October 23, 2011 - Thirtieth Sunday in Ordinary Time

Today's Readings

"You shall love the Lord, your God, with all your heart, with all your soul, and with all your mind. This is the greatest and the first commandment”; greatest because God is the greatest, first because this law was in our hearts from the first moment of creation.

“The second is like it: you shall love your neighbor as yourself”, which is to say that these two commandments do not pull us in two directions. When we love God, how could we fail to love his creation? Can you love a friend and hate their children? Can you love an artist and hate his art? Can you love your spouse and hate their reflection? Yet we are the children of God; we are the work of his hands; we are made in the image of God. We cannot love God completely, with all our heart, soul, and mind, unless we love those whom he loves, and he loves everyone.

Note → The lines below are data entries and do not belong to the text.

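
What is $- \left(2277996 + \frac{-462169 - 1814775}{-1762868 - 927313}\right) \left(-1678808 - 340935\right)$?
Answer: $\frac{12377437191599005460}{2690181} \approx 4.601 \cdot 10^{12}$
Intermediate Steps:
$- \left(2277996 + \frac{-462169 - 1814775}{-1762868 - 927313}\right) \left(-1678808 - 340935\right) = - \left(2277996 - \frac{2276944}{-2690181}\right) \left(-2019743\right) = - \left(2277996 - - \frac{2276944}{2690181}\right) \left(-2019743\right) = - \left(2277996 + \frac{2276944}{2690181}\right) \left(-2019743\right) = - \frac{6128223834220 \left(-2019743\right)}{2690181} = \left(-1\right) \left(- \frac{12377437191599005460}{2690181}\right) = \frac{12377437191599005460}{2690181}$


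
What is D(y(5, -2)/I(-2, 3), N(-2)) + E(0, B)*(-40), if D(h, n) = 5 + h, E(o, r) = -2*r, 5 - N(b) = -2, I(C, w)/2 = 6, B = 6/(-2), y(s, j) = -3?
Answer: -941/4 ≈ -235.25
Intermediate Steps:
B = -3 (B = 6*(-½) = -3)
I(C, w) = 12 (I(C, w) = 2*6 = 12)
N(b) = 7 (N(b) = 5 - 1*(-2) = 5 + 2 = 7)
D(y(5, -2)/I(-2, 3), N(-2)) + E(0, B)*(-40) = (5 - 3/12) - 2*(-3)*(-40) = (5 - 3*1/12) + 6*(-40) = (5 - ¼) - 240 = 19/4 - 240 = -941/4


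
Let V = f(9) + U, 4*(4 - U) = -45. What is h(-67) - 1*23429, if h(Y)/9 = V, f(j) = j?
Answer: -92843/4 ≈ -23211.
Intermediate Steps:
U = 61/4 (U = 4 - ¼*(-45) = 4 + 45/4 = 61/4 ≈ 15.250)
V = 97/4 (V = 9 + 61/4 = 97/4 ≈ 24.250)
h(Y) = 873/4 (h(Y) = 9*(97/4) = 873/4)
h(-67) - 1*23429 = 873/4 - 1*23429 = 873/4 - 23429 = -92843/4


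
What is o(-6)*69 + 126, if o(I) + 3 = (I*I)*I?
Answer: -14985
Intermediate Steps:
o(I) = -3 + I**3 (o(I) = -3 + (I*I)*I = -3 + I**2*I = -3 + I**3)
o(-6)*69 + 126 = (-3 + (-6)**3)*69 + 126 = (-3 - 216)*69 + 126 = -219*69 + 126 = -15111 + 126 = -14985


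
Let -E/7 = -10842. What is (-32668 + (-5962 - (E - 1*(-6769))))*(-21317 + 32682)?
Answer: -1378494945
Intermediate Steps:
E = 75894 (E = -7*(-10842) = 75894)
(-32668 + (-5962 - (E - 1*(-6769))))*(-21317 + 32682) = (-32668 + (-5962 - (75894 - 1*(-6769))))*(-21317 + 32682) = (-32668 + (-5962 - (75894 + 6769)))*11365 = (-32668 + (-5962 - 1*82663))*11365 = (-32668 + (-5962 - 82663))*11365 = (-32668 - 88625)*11365 = -121293*11365 = -1378494945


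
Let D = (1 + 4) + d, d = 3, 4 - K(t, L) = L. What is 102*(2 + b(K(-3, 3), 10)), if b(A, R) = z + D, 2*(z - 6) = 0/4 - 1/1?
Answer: 1581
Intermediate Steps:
K(t, L) = 4 - L
z = 11/2 (z = 6 + (0/4 - 1/1)/2 = 6 + (0*(1/4) - 1*1)/2 = 6 + (0 - 1)/2 = 6 + (1/2)*(-1) = 6 - 1/2 = 11/2 ≈ 5.5000)
D = 8 (D = (1 + 4) + 3 = 5 + 3 = 8)
b(A, R) = 27/2 (b(A, R) = 11/2 + 8 = 27/2)
102*(2 + b(K(-3, 3), 10)) = 102*(2 + 27/2) = 102*(31/2) = 1581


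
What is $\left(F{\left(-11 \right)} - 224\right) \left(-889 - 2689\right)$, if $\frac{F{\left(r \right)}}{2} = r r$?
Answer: $-64404$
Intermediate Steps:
$F{\left(r \right)} = 2 r^{2}$ ($F{\left(r \right)} = 2 r r = 2 r^{2}$)
$\left(F{\left(-11 \right)} - 224\right) \left(-889 - 2689\right) = \left(2 \left(-11\right)^{2} - 224\right) \left(-889 - 2689\right) = \left(2 \cdot 121 - 224\right) \left(-3578\right) = \left(242 - 224\right) \left(-3578\right) = 18 \left(-3578\right) = -64404$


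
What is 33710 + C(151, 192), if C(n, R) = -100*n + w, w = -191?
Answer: 18419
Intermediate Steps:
C(n, R) = -191 - 100*n (C(n, R) = -100*n - 191 = -191 - 100*n)
33710 + C(151, 192) = 33710 + (-191 - 100*151) = 33710 + (-191 - 15100) = 33710 - 15291 = 18419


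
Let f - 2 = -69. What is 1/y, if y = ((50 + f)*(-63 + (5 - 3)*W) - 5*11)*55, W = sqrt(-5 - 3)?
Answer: 127/7160340 + 17*I*sqrt(2)/14320680 ≈ 1.7737e-5 + 1.6788e-6*I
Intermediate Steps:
W = 2*I*sqrt(2) (W = sqrt(-8) = 2*I*sqrt(2) ≈ 2.8284*I)
f = -67 (f = 2 - 69 = -67)
y = 55880 - 3740*I*sqrt(2) (y = ((50 - 67)*(-63 + (5 - 3)*(2*I*sqrt(2))) - 5*11)*55 = (-17*(-63 + 2*(2*I*sqrt(2))) - 55)*55 = (-17*(-63 + 4*I*sqrt(2)) - 55)*55 = ((1071 - 68*I*sqrt(2)) - 55)*55 = (1016 - 68*I*sqrt(2))*55 = 55880 - 3740*I*sqrt(2) ≈ 55880.0 - 5289.2*I)
1/y = 1/(55880 - 3740*I*sqrt(2))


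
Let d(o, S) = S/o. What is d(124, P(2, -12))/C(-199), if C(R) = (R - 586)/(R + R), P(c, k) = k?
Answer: -1194/24335 ≈ -0.049065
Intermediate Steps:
C(R) = (-586 + R)/(2*R) (C(R) = (-586 + R)/((2*R)) = (-586 + R)*(1/(2*R)) = (-586 + R)/(2*R))
d(124, P(2, -12))/C(-199) = (-12/124)/(((1/2)*(-586 - 199)/(-199))) = (-12*1/124)/(((1/2)*(-1/199)*(-785))) = -3/(31*785/398) = -3/31*398/785 = -1194/24335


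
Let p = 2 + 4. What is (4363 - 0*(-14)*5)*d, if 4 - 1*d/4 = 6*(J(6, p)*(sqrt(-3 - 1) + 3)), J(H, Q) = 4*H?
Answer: -7469456 - 5026176*I ≈ -7.4695e+6 - 5.0262e+6*I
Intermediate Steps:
p = 6
d = -1712 - 1152*I (d = 16 - 24*(4*6)*(sqrt(-3 - 1) + 3) = 16 - 24*24*(sqrt(-4) + 3) = 16 - 24*24*(2*I + 3) = 16 - 24*24*(3 + 2*I) = 16 - 24*(72 + 48*I) = 16 - 4*(432 + 288*I) = 16 + (-1728 - 1152*I) = -1712 - 1152*I ≈ -1712.0 - 1152.0*I)
(4363 - 0*(-14)*5)*d = (4363 - 0*(-14)*5)*(-1712 - 1152*I) = (4363 - 0*5)*(-1712 - 1152*I) = (4363 - 1*0)*(-1712 - 1152*I) = (4363 + 0)*(-1712 - 1152*I) = 4363*(-1712 - 1152*I) = -7469456 - 5026176*I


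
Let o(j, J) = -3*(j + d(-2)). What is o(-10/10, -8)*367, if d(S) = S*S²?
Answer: 9909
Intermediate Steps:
d(S) = S³
o(j, J) = 24 - 3*j (o(j, J) = -3*(j + (-2)³) = -3*(j - 8) = -3*(-8 + j) = 24 - 3*j)
o(-10/10, -8)*367 = (24 - (-30)/10)*367 = (24 - 3*(-1))*367 = (24 + 3)*367 = 27*367 = 9909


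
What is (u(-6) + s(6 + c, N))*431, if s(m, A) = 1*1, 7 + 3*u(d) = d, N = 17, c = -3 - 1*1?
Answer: -4310/3 ≈ -1436.7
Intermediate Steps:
c = -4 (c = -3 - 1 = -4)
u(d) = -7/3 + d/3
s(m, A) = 1
(u(-6) + s(6 + c, N))*431 = ((-7/3 + (⅓)*(-6)) + 1)*431 = ((-7/3 - 2) + 1)*431 = (-13/3 + 1)*431 = -10/3*431 = -4310/3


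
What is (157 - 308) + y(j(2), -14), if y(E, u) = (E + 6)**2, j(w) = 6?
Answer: -7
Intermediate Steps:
y(E, u) = (6 + E)**2
(157 - 308) + y(j(2), -14) = (157 - 308) + (6 + 6)**2 = -151 + 12**2 = -151 + 144 = -7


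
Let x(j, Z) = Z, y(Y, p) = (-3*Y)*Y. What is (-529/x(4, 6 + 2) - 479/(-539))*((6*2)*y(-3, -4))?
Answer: 22785219/1078 ≈ 21137.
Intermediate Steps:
y(Y, p) = -3*Y**2
(-529/x(4, 6 + 2) - 479/(-539))*((6*2)*y(-3, -4)) = (-529/(6 + 2) - 479/(-539))*((6*2)*(-3*(-3)**2)) = (-529/8 - 479*(-1/539))*(12*(-3*9)) = (-529*1/8 + 479/539)*(12*(-27)) = (-529/8 + 479/539)*(-324) = -281299/4312*(-324) = 22785219/1078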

Moreover, our ability to love is tested by other people because they are clearly other. We either love the God who is or we love some God whom we have created in our own minds. If I do not love the people who are not me, then I do not love the God who is not me. I can be fooled by thinking that my imaginary god is the real God, but not so with the people I see face to face.

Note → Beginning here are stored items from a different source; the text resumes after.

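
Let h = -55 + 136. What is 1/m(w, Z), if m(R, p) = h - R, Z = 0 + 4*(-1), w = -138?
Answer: 1/219 ≈ 0.0045662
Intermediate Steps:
h = 81
Z = -4 (Z = 0 - 4 = -4)
m(R, p) = 81 - R
1/m(w, Z) = 1/(81 - 1*(-138)) = 1/(81 + 138) = 1/219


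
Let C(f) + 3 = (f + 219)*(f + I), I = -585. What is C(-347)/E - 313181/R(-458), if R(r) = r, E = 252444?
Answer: 39557650279/57809676 ≈ 684.27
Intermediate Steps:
C(f) = -3 + (-585 + f)*(219 + f) (C(f) = -3 + (f + 219)*(f - 585) = -3 + (219 + f)*(-585 + f) = -3 + (-585 + f)*(219 + f))
C(-347)/E - 313181/R(-458) = (-128118 + (-347)**2 - 366*(-347))/252444 - 313181/(-458) = (-128118 + 120409 + 127002)*(1/252444) - 313181*(-1/458) = 119293*(1/252444) + 313181/458 = 119293/252444 + 313181/458 = 39557650279/57809676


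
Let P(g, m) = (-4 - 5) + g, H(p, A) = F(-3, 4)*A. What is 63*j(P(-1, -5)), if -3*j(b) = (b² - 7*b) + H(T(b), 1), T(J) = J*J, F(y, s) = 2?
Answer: -3612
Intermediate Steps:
T(J) = J²
H(p, A) = 2*A
P(g, m) = -9 + g
j(b) = -⅔ - b²/3 + 7*b/3 (j(b) = -((b² - 7*b) + 2*1)/3 = -((b² - 7*b) + 2)/3 = -(2 + b² - 7*b)/3 = -⅔ - b²/3 + 7*b/3)
63*j(P(-1, -5)) = 63*(-⅔ - (-9 - 1)²/3 + 7*(-9 - 1)/3) = 63*(-⅔ - ⅓*(-10)² + (7/3)*(-10)) = 63*(-⅔ - ⅓*100 - 70/3) = 63*(-⅔ - 100/3 - 70/3) = 63*(-172/3) = -3612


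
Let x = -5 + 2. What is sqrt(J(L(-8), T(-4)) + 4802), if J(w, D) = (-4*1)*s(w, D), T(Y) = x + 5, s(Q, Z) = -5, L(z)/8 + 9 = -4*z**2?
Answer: sqrt(4822) ≈ 69.441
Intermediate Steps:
L(z) = -72 - 32*z**2 (L(z) = -72 + 8*(-4*z**2) = -72 - 32*z**2)
x = -3
T(Y) = 2 (T(Y) = -3 + 5 = 2)
J(w, D) = 20 (J(w, D) = -4*1*(-5) = -4*(-5) = 20)
sqrt(J(L(-8), T(-4)) + 4802) = sqrt(20 + 4802) = sqrt(4822)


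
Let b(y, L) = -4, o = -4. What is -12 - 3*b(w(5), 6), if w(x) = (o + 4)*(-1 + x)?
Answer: 0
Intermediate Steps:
w(x) = 0 (w(x) = (-4 + 4)*(-1 + x) = 0*(-1 + x) = 0)
-12 - 3*b(w(5), 6) = -12 - 3*(-4) = -12 + 12 = 0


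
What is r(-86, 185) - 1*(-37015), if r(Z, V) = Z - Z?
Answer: 37015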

Anyone can love the image of God they have made in their own mind. We create this idol and make him exactly how we think he ought to be. We do not make this idol out of silver or gold, but out of our imagination. This imaginary god does not challenge us in any way. Indeed, our own personal god probably tells us that we have been right all along and condemns anyone we disagree with.

This is how Satan suggested we live: completely independently, no need for other people and no need for God. We will make our own imaginary friends and our own imaginary god. We can love ourselves above all, and ourselves like ourselves. Satan tempted Eve by telling her she could be like God, which was a lie, but also a strange temptation. Why did we want to be like God, independent of the true God? How nice would it be now to go back to that garden and have God take care of us!

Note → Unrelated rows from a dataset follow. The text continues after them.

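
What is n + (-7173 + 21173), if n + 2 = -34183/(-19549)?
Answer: 273681085/19549 ≈ 14000.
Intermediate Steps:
n = -4915/19549 (n = -2 - 34183/(-19549) = -2 - 34183*(-1/19549) = -2 + 34183/19549 = -4915/19549 ≈ -0.25142)
n + (-7173 + 21173) = -4915/19549 + (-7173 + 21173) = -4915/19549 + 14000 = 273681085/19549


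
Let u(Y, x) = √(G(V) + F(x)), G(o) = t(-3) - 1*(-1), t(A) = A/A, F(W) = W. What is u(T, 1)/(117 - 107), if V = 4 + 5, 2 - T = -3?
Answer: √3/10 ≈ 0.17321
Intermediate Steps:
T = 5 (T = 2 - 1*(-3) = 2 + 3 = 5)
t(A) = 1
V = 9
G(o) = 2 (G(o) = 1 - 1*(-1) = 1 + 1 = 2)
u(Y, x) = √(2 + x)
u(T, 1)/(117 - 107) = √(2 + 1)/(117 - 107) = √3/10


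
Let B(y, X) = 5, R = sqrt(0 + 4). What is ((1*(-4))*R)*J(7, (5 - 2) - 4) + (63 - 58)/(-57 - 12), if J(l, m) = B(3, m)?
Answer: -2765/69 ≈ -40.072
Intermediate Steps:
R = 2 (R = sqrt(4) = 2)
J(l, m) = 5
((1*(-4))*R)*J(7, (5 - 2) - 4) + (63 - 58)/(-57 - 12) = ((1*(-4))*2)*5 + (63 - 58)/(-57 - 12) = -4*2*5 + 5/(-69) = -8*5 + 5*(-1/69) = -40 - 5/69 = -2765/69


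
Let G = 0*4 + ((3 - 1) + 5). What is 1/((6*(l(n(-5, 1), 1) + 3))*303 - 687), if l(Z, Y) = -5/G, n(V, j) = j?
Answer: 7/24279 ≈ 0.00028832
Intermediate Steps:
G = 7 (G = 0 + (2 + 5) = 0 + 7 = 7)
l(Z, Y) = -5/7
1/((6*(l(n(-5, 1), 1) + 3))*303 - 687) = 1/((6*(-5/7 + 3))*303 - 687) = 1/((6*(16/7))*303 - 687) = 1/((96/7)*303 - 687) = 1/(29088/7 - 687) = 1/(24279/7) = 7/24279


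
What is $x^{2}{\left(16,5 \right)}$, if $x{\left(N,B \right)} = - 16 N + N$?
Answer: $57600$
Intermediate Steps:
$x{\left(N,B \right)} = - 15 N$
$x^{2}{\left(16,5 \right)} = \left(\left(-15\right) 16\right)^{2} = \left(-240\right)^{2} = 57600$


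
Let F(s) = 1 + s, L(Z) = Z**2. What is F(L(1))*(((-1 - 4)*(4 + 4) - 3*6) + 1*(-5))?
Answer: -126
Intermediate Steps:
F(L(1))*(((-1 - 4)*(4 + 4) - 3*6) + 1*(-5)) = (1 + 1**2)*(((-1 - 4)*(4 + 4) - 3*6) + 1*(-5)) = (1 + 1)*((-5*8 - 18) - 5) = 2*((-40 - 18) - 5) = 2*(-58 - 5) = 2*(-63) = -126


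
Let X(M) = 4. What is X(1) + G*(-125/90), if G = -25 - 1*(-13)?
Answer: 62/3 ≈ 20.667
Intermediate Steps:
G = -12 (G = -25 + 13 = -12)
X(1) + G*(-125/90) = 4 - (-1500)/90 = 4 - 12*(-25/18) = 4 + 50/3 = 62/3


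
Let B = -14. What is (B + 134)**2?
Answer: 14400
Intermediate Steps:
(B + 134)**2 = (-14 + 134)**2 = 120**2 = 14400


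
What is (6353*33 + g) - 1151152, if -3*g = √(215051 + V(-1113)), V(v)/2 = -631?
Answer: -941503 - √213789/3 ≈ -9.4166e+5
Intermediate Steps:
V(v) = -1262 (V(v) = 2*(-631) = -1262)
g = -√213789/3 (g = -√(215051 - 1262)/3 = -√213789/3 ≈ -154.12)
(6353*33 + g) - 1151152 = (6353*33 - √213789/3) - 1151152 = (209649 - √213789/3) - 1151152 = -941503 - √213789/3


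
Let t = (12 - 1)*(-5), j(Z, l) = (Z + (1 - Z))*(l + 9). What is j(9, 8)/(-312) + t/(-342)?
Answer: 1891/17784 ≈ 0.10633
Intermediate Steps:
j(Z, l) = 9 + l (j(Z, l) = 1*(9 + l) = 9 + l)
t = -55 (t = 11*(-5) = -55)
j(9, 8)/(-312) + t/(-342) = (9 + 8)/(-312) - 55/(-342) = 17*(-1/312) - 55*(-1/342) = -17/312 + 55/342 = 1891/17784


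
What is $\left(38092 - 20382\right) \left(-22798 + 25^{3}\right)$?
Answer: $-127033830$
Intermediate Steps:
$\left(38092 - 20382\right) \left(-22798 + 25^{3}\right) = 17710 \left(-22798 + 15625\right) = 17710 \left(-7173\right) = -127033830$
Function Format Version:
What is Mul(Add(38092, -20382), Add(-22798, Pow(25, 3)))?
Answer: -127033830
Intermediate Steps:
Mul(Add(38092, -20382), Add(-22798, Pow(25, 3))) = Mul(17710, Add(-22798, 15625)) = Mul(17710, -7173) = -127033830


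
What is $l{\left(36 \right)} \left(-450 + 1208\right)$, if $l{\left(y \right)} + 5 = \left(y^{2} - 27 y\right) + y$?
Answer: $269090$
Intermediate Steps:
$l{\left(y \right)} = -5 + y^{2} - 26 y$ ($l{\left(y \right)} = -5 + \left(\left(y^{2} - 27 y\right) + y\right) = -5 + \left(y^{2} - 26 y\right) = -5 + y^{2} - 26 y$)
$l{\left(36 \right)} \left(-450 + 1208\right) = \left(-5 + 36^{2} - 936\right) \left(-450 + 1208\right) = \left(-5 + 1296 - 936\right) 758 = 355 \cdot 758 = 269090$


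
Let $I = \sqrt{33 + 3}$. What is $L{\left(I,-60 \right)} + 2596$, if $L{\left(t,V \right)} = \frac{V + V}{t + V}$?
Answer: $\frac{23384}{9} \approx 2598.2$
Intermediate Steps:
$I = 6$ ($I = \sqrt{36} = 6$)
$L{\left(t,V \right)} = \frac{2 V}{V + t}$
$L{\left(I,-60 \right)} + 2596 = 2 \left(-60\right) \frac{1}{-60 + 6} + 2596 = 2 \left(-60\right) \frac{1}{-54} + 2596 = 2 \left(-60\right) \left(- \frac{1}{54}\right) + 2596 = \frac{20}{9} + 2596 = \frac{23384}{9}$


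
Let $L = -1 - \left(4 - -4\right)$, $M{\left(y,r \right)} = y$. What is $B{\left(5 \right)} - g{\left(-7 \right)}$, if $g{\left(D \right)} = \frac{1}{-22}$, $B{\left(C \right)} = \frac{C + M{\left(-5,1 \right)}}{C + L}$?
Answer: $\frac{1}{22} \approx 0.045455$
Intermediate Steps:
$L = -9$ ($L = -1 - \left(4 + 4\right) = -1 - 8 = -9$)
$B{\left(C \right)} = \frac{-5 + C}{-9 + C}$ ($B{\left(C \right)} = \frac{C - 5}{C - 9} = \frac{-5 + C}{-9 + C}$)
$g{\left(D \right)} = - \frac{1}{22}$
$B{\left(5 \right)} - g{\left(-7 \right)} = \frac{-5 + 5}{-9 + 5} - - \frac{1}{22} = \frac{1}{-4} \cdot 0 + \frac{1}{22} = \left(- \frac{1}{4}\right) 0 + \frac{1}{22} = 0 + \frac{1}{22} = \frac{1}{22}$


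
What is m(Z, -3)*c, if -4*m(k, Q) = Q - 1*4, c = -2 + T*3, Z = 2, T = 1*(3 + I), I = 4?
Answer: 133/4 ≈ 33.250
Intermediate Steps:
T = 7 (T = 1*(3 + 4) = 1*7 = 7)
c = 19 (c = -2 + 7*3 = -2 + 21 = 19)
m(k, Q) = 1 - Q/4 (m(k, Q) = -(Q - 1*4)/4 = -(Q - 4)/4 = -(-4 + Q)/4 = 1 - Q/4)
m(Z, -3)*c = (1 - 1/4*(-3))*19 = (1 + 3/4)*19 = (7/4)*19 = 133/4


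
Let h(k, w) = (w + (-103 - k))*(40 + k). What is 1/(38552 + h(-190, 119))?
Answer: 1/7652 ≈ 0.00013068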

Every one of us has enthroned in our minds an idol of God to some extent. We should tear it down. When we are worshipping an idol of God, we say things like, “The God I believe in would never…” or “I cannot believe in a God who….” In reality, God is who he is, not who we want him to be, so, like the Thessalonians, we need to turn “from idols to serve the living and true God.”

It is true that God is not any of the idols. He is not my idol, but he also is not your idol. So perhaps, we are merely reacting against someone else’s imaginary god, which is fine, but we must be ready for the idea that the living and true God does not agree with everything we think. We should always be ready to destroy our own ideas about God when confronted by the truth.

What truth is that? Consider what Jesus says: “The whole law and the prophets depend on these two commandments.” In other words, God has never said anything except that we should love. Everything he ever said was a way of saying “love”. Nice, huh? Well, at least until we read the law and the prophets:

And Samuel said to Saul, "The LORD sent me to anoint you king over his people Israel; now therefore listen to the words of the LORD. “Thus says the LORD of hosts, ‘I have noted what Amalek did to Israel in opposing them on the way when they came up out of Egypt. Now go and strike Amalek and devote to destruction all that they have. Do not spare them, but kill both man and woman, child and infant, ox and sheep, camel and donkey.’”

That means love, right? It is a prophet, and Samuel is one of the greatest prophets of Israel. This is not some obscure text of the Old Testament, and similar things can be found with Moses and Joshua and David and Elijah and Elisha. If we imagine that Samuel the prophet was lying or that it was recorded incorrectly in Scripture, then what can we trust in the Old Testament? Is the Bible only true to the extent that we agree with it?

Even our first reading today, all about caring for the widows and the orphans and the immigrants and the poor, contains the threat: “If ever you wrong them and they cry out to me, I will surely hear their cry. My wrath will flare up, and I will kill you with the sword; then your own wives will be widows, and your children orphans.” Sort of “love your neighbor or else.”

What are we to say? If our image of God has no room for God as he has been revealed to us, then we are just inventing a god in our own minds, an idol made according to our specifications. Go out into the world and pick and choose among the religions created by wise men. Even the wisest, with the best gods or goddesses, will just be a creation of the human mind.

Our religion claims something more. We claim that, first to the Jews and then to the world, God has revealed himself, first through prophets and then in his Son, Jesus Christ. It is an extraordinary claim, and the question is not whether we like this image of God, not whether he fits us like a shoe we are trying on, but whether this extraordinary claim is true. If it isn’t, what is the point in believing it? If it is, what is the point in believing something else?

As for me, I trust what Jesus says: everything in the law and the prophets can be summarized in these two commandments: love God and love your neighbor. If I hear God say some of the things to me that I can read in the Old Testament, like about killing people, I will have myself committed to a mental health facility, but I can trust, without understanding, that God knows, and has always known, what he is doing and that God loves, and has always loved, each one of us.

I like the fact that I do not understand everything about God, that way I know that I did not invent him. My God is real, and he knows more than I do and sees more than I do. I did not create him; he created me, and I love him with all my heart, all my soul, and all my mind, and I love my neighbor as myself, or at least I want to.